За несколько месяцев до своей смерти Антония отдала Витторио записи своих стихов последних лет. Возможно, он увидел в этом знак принятого решения: мысль о самоубийстве не оставляла Антонию уже давно. Вскоре им было написано стихотворение «Диана», обращенное к скрытой под вымышленным именем женщине, или добровольно ушедшей из жизни, или готовящейся уйти. Не беремся уверенно судить, какова связь между именем Дианы, девственной богини-охотницы, и Антонией, девственницей, спортсменкой, участницей конных охот своего отца. Копию этого стихотворения, сделанную рукой Антонии, нашли при ее бесчувственном теле в день самоубийства, 2 декабря 1938 года. Внизу было приписано: «Прощай, Витторио, дорогой, — мой дорогой брат! Вспоминай меня вместе с Марией[2]».

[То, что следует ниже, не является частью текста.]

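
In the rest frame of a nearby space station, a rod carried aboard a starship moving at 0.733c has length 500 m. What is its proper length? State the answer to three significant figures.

γ = 1/√(1 − β²) = 1/√(1 − 0.537289) = 1/√0.462711 = 1/0.680229 = 1.4701.
Proper length: L₀ = γ·L = 1.4701 × 500 = 735 m.

735 m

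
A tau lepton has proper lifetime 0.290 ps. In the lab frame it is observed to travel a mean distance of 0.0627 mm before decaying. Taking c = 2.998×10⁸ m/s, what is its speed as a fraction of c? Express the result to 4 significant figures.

Lab distance = (lab lifetime)·v = γτ·βc, so βγ = d/(cτ) = 6.270×10^-5/(2.998×10⁸ × 2.900×10^-13) = 0.72117.
With βγ = 0.72117: γ² = 1 + (βγ)² = 1.520086, and β = (βγ)/γ = 0.72117/1.23292 = 0.5849.

0.5849c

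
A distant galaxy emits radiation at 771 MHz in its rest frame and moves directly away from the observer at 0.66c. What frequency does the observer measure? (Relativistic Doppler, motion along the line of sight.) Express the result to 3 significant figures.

349 MHz

Relativistic Doppler (source moving away): f_obs = f_src · √((1−β)/(1+β)).
With β = 0.66: factor = √(0.34/1.66) = 0.45257.
f_obs = 771 × 0.45257 = 349 MHz.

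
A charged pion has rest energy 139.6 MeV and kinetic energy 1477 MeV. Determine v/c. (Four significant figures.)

K = (γ−1)mc², so γ = 1 + 1477/139.6 = 11.58.
Then v/c = √(1 − γ⁻²) = √(1 − 0.00745732) = √0.99254268 = 0.9963.

0.9963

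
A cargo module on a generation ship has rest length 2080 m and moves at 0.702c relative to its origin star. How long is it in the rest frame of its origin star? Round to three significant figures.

γ = 1/√(1 − β²) = 1/√(1 − 0.492804) = 1/√0.507196 = 1/0.712177 = 1.4041.
Along the direction of motion the measured length is L₀/γ = 2080/1.4041 = 1480 m.

1480 m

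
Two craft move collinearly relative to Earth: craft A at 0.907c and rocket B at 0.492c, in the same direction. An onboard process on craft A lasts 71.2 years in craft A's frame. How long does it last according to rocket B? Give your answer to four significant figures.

107.5 years

The velocity of craft A relative to rocket B is (0.907 − 0.492)c / (1 − 0.907×0.492) = 0.74943c; relative speed 0.74943c.
At |u| = 0.74943c, γ = (1 − 0.561645)^(−1/2) = 1.5104.
The clock on craft A records proper time, so rocket B measures Δt = γΔτ = 1.5104 × 71.2 = 107.5 years.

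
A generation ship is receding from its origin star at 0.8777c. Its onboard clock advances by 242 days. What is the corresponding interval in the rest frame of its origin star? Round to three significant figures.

With β = 0.8777, γ = 1/√(1 − 0.8777²) = 1/√0.22964271 = 2.0868.
Time dilation: Δt = γ·Δτ = 2.0868 × 242 = 505 days.

505 days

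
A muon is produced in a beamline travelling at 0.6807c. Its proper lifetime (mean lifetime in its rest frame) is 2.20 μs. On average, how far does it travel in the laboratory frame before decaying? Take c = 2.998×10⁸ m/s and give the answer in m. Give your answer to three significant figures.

With β = 0.6807, γ = 1/√(1 − 0.6807²) = 1/√0.53664751 = 1.3651.
Lab-frame lifetime: Δt = γτ = 1.3651 × 2.20 μs = 3.0032 μs.
Distance: d = vΔt = 0.6807 × 2.998×10⁸ m/s × 3.0032×10^-6 s = 613 m.

613 m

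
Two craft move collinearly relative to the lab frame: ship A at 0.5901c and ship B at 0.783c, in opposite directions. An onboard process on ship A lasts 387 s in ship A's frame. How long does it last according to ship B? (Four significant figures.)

1127 s

The velocity of ship A relative to ship B is (0.5901 + 0.783)c / (1 + 0.5901×0.783) = 0.93916c; relative speed 0.93916c.
At |u| = 0.93916c, γ = (1 − 0.882022)^(−1/2) = 2.9114.
The clock on ship A records proper time, so ship B measures Δt = γΔτ = 2.9114 × 387 = 1127 s.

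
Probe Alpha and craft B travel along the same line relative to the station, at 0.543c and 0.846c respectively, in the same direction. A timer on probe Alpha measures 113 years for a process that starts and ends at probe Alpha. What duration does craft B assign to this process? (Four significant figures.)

136.4 years

Speed of probe Alpha in craft B's frame: u = (v_A − v_B)/(1 − v_A v_B/c²) = (0.543 − 0.846)/(1 − 0.543×0.846) = −0.303/0.540622 = −0.56047; |u| = 0.56047c.
γ for this relative speed: γ = 1/√(1 − 0.314127) = 1.2075.
Probe Alpha's interval is proper; time dilation gives Δt_B = γΔτ = 1.2075 × 113 years = 136.4 years.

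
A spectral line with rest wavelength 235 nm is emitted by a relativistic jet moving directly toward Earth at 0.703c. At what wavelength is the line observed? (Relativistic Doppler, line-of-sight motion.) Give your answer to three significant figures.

98.1 nm

Relativistic Doppler for wavelength: λ_obs = λ_src · √((1−β)/(1+β)).
With β = 0.703: factor = √(0.297/1.703) = 0.41761.
λ_obs = 235 × 0.41761 = 98.1 nm.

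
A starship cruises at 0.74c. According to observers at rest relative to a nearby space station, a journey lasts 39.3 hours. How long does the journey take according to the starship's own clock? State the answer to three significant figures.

26.4 hours

Lorentz factor: γ = (1 − 0.5476)^(−1/2) = 1.4868.
The starship's clock runs slow as seen from a nearby space station, so Δτ = Δt/γ = 39.3/1.4868 = 26.4 hours.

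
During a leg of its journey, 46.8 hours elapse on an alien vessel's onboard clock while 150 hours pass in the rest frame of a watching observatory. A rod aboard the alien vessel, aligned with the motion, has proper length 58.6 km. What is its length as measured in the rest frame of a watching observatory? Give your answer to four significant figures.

18.28 km

The time-dilation ratio gives γ = 150/46.8 = 3.20513.
L = L₀/γ = 58.6/3.20513 = 18.28 km.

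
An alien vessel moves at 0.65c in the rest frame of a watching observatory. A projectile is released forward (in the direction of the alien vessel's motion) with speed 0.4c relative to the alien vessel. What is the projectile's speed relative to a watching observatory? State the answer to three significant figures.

0.833c

In units of c, u = (u' + v)/(1 + u'v) with u' = 0.4 and v = 0.65.
Numerator: 0.4 + 0.65 = 1.05. Denominator: 1 + (0.4)(0.65) = 1.26.
u = 1.05/1.26 = 0.83333, so the speed is 0.833c.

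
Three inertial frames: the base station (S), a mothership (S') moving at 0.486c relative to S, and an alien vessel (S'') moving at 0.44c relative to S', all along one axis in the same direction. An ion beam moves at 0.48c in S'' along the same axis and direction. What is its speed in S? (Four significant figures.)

0.9097c

Compose velocities in two stages. Stage 1 (into S'): u₁ = (0.48+0.44)/(1+0.48×0.44) = 0.75958.
Stage 2 (into S): u = (0.75958+0.486)/(1+0.75958×0.486) = 0.90974, so the speed is 0.9097c.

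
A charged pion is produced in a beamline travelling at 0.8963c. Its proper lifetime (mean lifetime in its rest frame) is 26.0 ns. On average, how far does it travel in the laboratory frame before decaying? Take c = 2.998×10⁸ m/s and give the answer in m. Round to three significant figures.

15.8 m

With β = 0.8963, γ = 1/√(1 − 0.8963²) = 1/√0.19664631 = 2.2551.
Lab-frame lifetime: Δt = γτ = 2.2551 × 26.0 ns = 58.633 ns.
Distance: d = vΔt = 0.8963 × 2.998×10⁸ m/s × 5.8633×10^-8 s = 15.8 m.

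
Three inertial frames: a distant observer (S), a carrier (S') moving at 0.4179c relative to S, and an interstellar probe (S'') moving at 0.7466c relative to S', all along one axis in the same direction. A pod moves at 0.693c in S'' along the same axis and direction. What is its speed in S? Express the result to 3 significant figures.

0.979c

Apply u = (u'+v)/(1+u'v) twice. Pod in the carrier frame: (0.693+0.7466)/(1+0.693·0.7466) = 1.4396/1.5173938 = 0.94873c.
That velocity, transformed to the rest frame of a distant observer: (0.94873+0.4179)/(1+0.94873·0.4179) = 1.36663/1.396474267 = 0.97863c.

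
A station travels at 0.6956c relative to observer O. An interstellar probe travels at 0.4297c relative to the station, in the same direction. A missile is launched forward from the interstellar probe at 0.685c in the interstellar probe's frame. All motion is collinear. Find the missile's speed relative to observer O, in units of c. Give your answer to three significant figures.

Compose velocities in two stages. Stage 1 (into S'): u₁ = (0.685+0.4297)/(1+0.685×0.4297) = 0.86121.
Stage 2 (into S): u = (0.86121+0.6956)/(1+0.86121×0.6956) = 0.97358, so the speed is 0.974c.

0.974c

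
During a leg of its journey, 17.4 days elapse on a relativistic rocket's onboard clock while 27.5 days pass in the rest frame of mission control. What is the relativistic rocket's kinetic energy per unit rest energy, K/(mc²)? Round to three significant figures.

0.580

The time-dilation ratio gives γ = 27.5/17.4 = 1.58046.
Since K = (γ−1)mc², K/(mc²) = 1.58046 − 1 = 0.580.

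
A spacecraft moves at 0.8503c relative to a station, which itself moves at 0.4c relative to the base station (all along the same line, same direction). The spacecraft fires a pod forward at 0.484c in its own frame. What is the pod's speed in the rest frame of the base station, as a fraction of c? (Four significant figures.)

0.9762c

Compose velocities in two stages. Stage 1 (into S'): u₁ = (0.484+0.8503)/(1+0.484×0.8503) = 0.94528.
Stage 2 (into S): u = (0.94528+0.4)/(1+0.94528×0.4) = 0.97618, so the speed is 0.9762c.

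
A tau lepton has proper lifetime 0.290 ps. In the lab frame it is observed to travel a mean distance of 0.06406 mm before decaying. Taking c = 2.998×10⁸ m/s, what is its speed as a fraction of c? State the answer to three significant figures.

0.593c

d = βγcτ ⇒ βγ = d/(cτ) = 6.406×10^-5 m / (8.6942×10^-5 m) = 0.73681.
β = (βγ)/√(1+(βγ)²) = 0.73681/√1.542889 = 0.593.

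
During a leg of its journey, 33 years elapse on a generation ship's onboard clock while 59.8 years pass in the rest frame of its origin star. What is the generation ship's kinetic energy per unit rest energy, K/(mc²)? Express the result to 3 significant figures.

0.812

From Δt = γΔτ: γ = 59.8/33 = 1.81212.
K/(mc²) = γ − 1 = 1.81212 − 1 = 0.812.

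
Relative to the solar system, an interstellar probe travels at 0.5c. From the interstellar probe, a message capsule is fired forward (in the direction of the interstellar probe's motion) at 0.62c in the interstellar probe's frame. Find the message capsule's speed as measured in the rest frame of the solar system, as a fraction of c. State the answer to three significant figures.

Relativistic velocity addition: u = (u' + v)/(1 + u'v/c²), with u' = 0.62c and v = 0.5c.
Numerator: 0.62 + 0.5 = 1.12. Denominator: 1 + (0.62)(0.5) = 1.31.
u = 1.12/1.31 = 0.85496, so the speed is 0.855c.

0.855c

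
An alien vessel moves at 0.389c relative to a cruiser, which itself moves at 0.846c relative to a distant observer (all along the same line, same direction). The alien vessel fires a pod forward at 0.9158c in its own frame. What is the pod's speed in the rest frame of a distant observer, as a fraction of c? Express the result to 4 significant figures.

Compose velocities in two stages. Stage 1 (into S'): u₁ = (0.9158+0.389)/(1+0.9158×0.389) = 0.96207.
Stage 2 (into S): u = (0.96207+0.846)/(1+0.96207×0.846) = 0.99678, so the speed is 0.9968c.

0.9968c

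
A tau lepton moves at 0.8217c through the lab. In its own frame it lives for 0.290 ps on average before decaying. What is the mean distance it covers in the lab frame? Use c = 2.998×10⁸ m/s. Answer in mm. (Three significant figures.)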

Трагедия в каком-то смысле закрепила их связь. Антония стала внутренним собеседником поэта. Серени будет отзываться на голос подруги еще спустя два десятилетия после ее смерти.
Серени призвали на военную службу сразу после свадьбы, в июле 1939-го, в 1940-м он вернулся домой, а через год, осенью 1941-го, был повторно мобилизован буквально от колыбели новорожденной дочери. Время с августа по ноябрь 1942-го Серени вместе со своей пехотной дивизией провел в Греции, ожидая отправки в Северную Африку. Поражение под Эль-Аламейном обрушило эти планы, дивизию перебросили обратно: теперь флот и войска союзников грозили самой Италии. В июле 1943-го — за два дня до падения Муссолини — лейтенант Серени был взят в плен американцами близ Трапани (Сицилия); два тягостных года прошли в лагерях Алжира и Марокко. Серени нифкфогда не разделял агрессивно-имперского пафоса фашизма. Войну он принял как закономерную судьбу заблуждавшейся нации. Вместе с нею ему довелось пройти сквозь свое «чистилище». В молчании пустыни, в стороне от решающих событий войны, поэт, тем не менее, не выпадает из истории. Чувство истории в его алжирских стихах только сгущается. И, как в самых первых опытах, в них снова присутствуют детские спутники Витторио — сетка расписания и часовая стрелка.
Не знают, что они мертвы,
мертвые вроде нас,
не знают покоя.
Они повторяют упрямо жизнь,
находят слова поддержки,
читают в небе вечные знаки.
Вертится серый алжирский круг
в мелкой сетке недель и месяцев,
но упирается стрелкой в одно названье: ОРАН[3].
Через порт Оран пленные после освобождения могли добраться до родных мест.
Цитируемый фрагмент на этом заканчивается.